Zhu Ziwei, Wang Tengyao, Samworth Richard J
Statistical Laboratory University of Cambridge Cambridge UK.
Department of Statistics University of Michigan Ann Arbor Michigan USA.
J R Stat Soc Series B Stat Methodol. 2022 Nov;84(5):2000-2031. doi: 10.1111/rssb.12550. Epub 2022 Nov 20.
We study the problem of high-dimensional Principal Component Analysis (PCA) with missing observations. In a simple, homogeneous observation model, we show that an existing observed-proportion weighted (OPW) estimator of the leading principal components can (nearly) attain the minimax optimal rate of convergence, which exhibits an interesting phase transition. However, deeper investigation reveals that, particularly in more realistic settings where the observation probabilities are heterogeneous, the empirical performance of the OPW estimator can be unsatisfactory; moreover, in the noiseless case, it fails to provide exact recovery of the principal components. Our main contribution, then, is to introduce a new method, which we call primePCA, that is designed to cope with situations where observations may be missing in a heterogeneous manner. Starting from the OPW estimator, primePCA iteratively projects the observed entries of the data matrix onto the column space of our current estimate to impute the missing entries, and then updates our estimate by computing the leading right singular space of the imputed data matrix. We prove that the error of primePCA converges to zero at a geometric rate in the noiseless case, and when the signal strength is not too small. An important feature of our theoretical guarantees is that they depend on average, as opposed to worst-case, properties of the missingness mechanism. Our numerical studies on both simulated and real data reveal that primePCA exhibits very encouraging performance across a wide range of scenarios, including settings where the data are not Missing Completely At Random.

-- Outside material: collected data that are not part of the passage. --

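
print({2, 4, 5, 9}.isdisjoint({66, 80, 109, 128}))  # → True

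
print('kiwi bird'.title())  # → Kiwi Bird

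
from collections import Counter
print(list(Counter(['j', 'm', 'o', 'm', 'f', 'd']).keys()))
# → ['j', 'm', 'o', 'f', 'd']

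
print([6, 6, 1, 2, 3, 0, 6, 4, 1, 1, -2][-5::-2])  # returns [6, 3, 1, 6]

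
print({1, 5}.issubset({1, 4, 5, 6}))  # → True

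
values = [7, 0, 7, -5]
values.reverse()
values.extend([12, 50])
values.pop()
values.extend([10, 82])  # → [-5, 7, 0, 7, 12, 10, 82]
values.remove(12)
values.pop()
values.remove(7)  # [-5, 0, 7, 10]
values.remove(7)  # [-5, 0, 10]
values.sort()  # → [-5, 0, 10]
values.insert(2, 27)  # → [-5, 0, 27, 10]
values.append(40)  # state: [-5, 0, 27, 10, 40]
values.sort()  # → [-5, 0, 10, 27, 40]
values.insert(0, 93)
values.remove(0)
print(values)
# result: [93, -5, 10, 27, 40]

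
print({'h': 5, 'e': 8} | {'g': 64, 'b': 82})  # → {'h': 5, 'e': 8, 'g': 64, 'b': 82}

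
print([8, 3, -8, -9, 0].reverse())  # None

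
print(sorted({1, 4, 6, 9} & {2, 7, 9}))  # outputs [9]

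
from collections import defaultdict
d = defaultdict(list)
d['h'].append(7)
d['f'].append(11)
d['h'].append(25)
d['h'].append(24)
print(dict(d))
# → {'h': [7, 25, 24], 'f': [11]}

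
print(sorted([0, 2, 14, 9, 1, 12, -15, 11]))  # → [-15, 0, 1, 2, 9, 11, 12, 14]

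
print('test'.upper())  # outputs TEST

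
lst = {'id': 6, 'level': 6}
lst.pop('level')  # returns 6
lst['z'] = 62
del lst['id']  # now {'z': 62}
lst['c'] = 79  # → {'z': 62, 'c': 79}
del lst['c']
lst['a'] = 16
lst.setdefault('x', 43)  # 43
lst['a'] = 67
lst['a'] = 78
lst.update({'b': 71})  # {'z': 62, 'a': 78, 'x': 43, 'b': 71}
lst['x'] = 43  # {'z': 62, 'a': 78, 'x': 43, 'b': 71}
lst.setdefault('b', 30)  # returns 71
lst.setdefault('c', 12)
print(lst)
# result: {'z': 62, 'a': 78, 'x': 43, 'b': 71, 'c': 12}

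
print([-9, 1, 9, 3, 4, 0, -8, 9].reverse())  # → None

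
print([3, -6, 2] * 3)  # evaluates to [3, -6, 2, 3, -6, 2, 3, -6, 2]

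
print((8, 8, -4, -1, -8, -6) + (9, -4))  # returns (8, 8, -4, -1, -8, -6, 9, -4)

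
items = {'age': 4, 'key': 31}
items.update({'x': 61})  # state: {'age': 4, 'key': 31, 'x': 61}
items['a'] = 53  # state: {'age': 4, 'key': 31, 'x': 61, 'a': 53}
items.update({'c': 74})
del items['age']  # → {'key': 31, 'x': 61, 'a': 53, 'c': 74}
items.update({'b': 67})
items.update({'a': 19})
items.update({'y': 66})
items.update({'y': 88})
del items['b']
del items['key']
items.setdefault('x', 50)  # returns 61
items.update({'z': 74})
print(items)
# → {'x': 61, 'a': 19, 'c': 74, 'y': 88, 'z': 74}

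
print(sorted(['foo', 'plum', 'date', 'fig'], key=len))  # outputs ['foo', 'fig', 'plum', 'date']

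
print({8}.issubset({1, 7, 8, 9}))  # True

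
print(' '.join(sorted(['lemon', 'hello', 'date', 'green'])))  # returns date green hello lemon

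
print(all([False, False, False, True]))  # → False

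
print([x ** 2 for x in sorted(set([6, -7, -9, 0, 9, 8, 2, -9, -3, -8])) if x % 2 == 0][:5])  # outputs [64, 0, 4, 36, 64]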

我们研究了存在缺失观测值情况下的高维主成分分析(PCA)问题。在一个简单的、均匀的观测模型中,我们表明,对于主导主成分的现有观测比例加权(OPW)估计器能够(近乎)达到极小极大最优收敛速率,这呈现出一个有趣的相变。然而,深入研究发现,特别是在观测概率非均匀的更现实场景中,OPW估计器的实证性能可能并不理想;此外,在无噪声情况下,它无法精确恢复主成分。那么,我们的主要贡献是引入一种新方法,我们称之为primePCA,该方法旨在应对观测值可能以非均匀方式缺失的情况。从OPW估计器出发,primePCA迭代地将数据矩阵的观测元素投影到当前估计的列空间上以插补缺失元素,然后通过计算插补后数据矩阵的主导右奇异空间来更新我们的估计。我们证明,在无噪声情况下且信号强度不太小的时候,primePCA的误差以几何速率收敛到零。我们理论保证的一个重要特征是它们依赖于缺失机制的平均性质,而不是最坏情况性质。我们对模拟数据和真实数据的数值研究表明,primePCA在广泛的场景中都表现出非常令人鼓舞的性能,包括数据并非完全随机缺失的情况。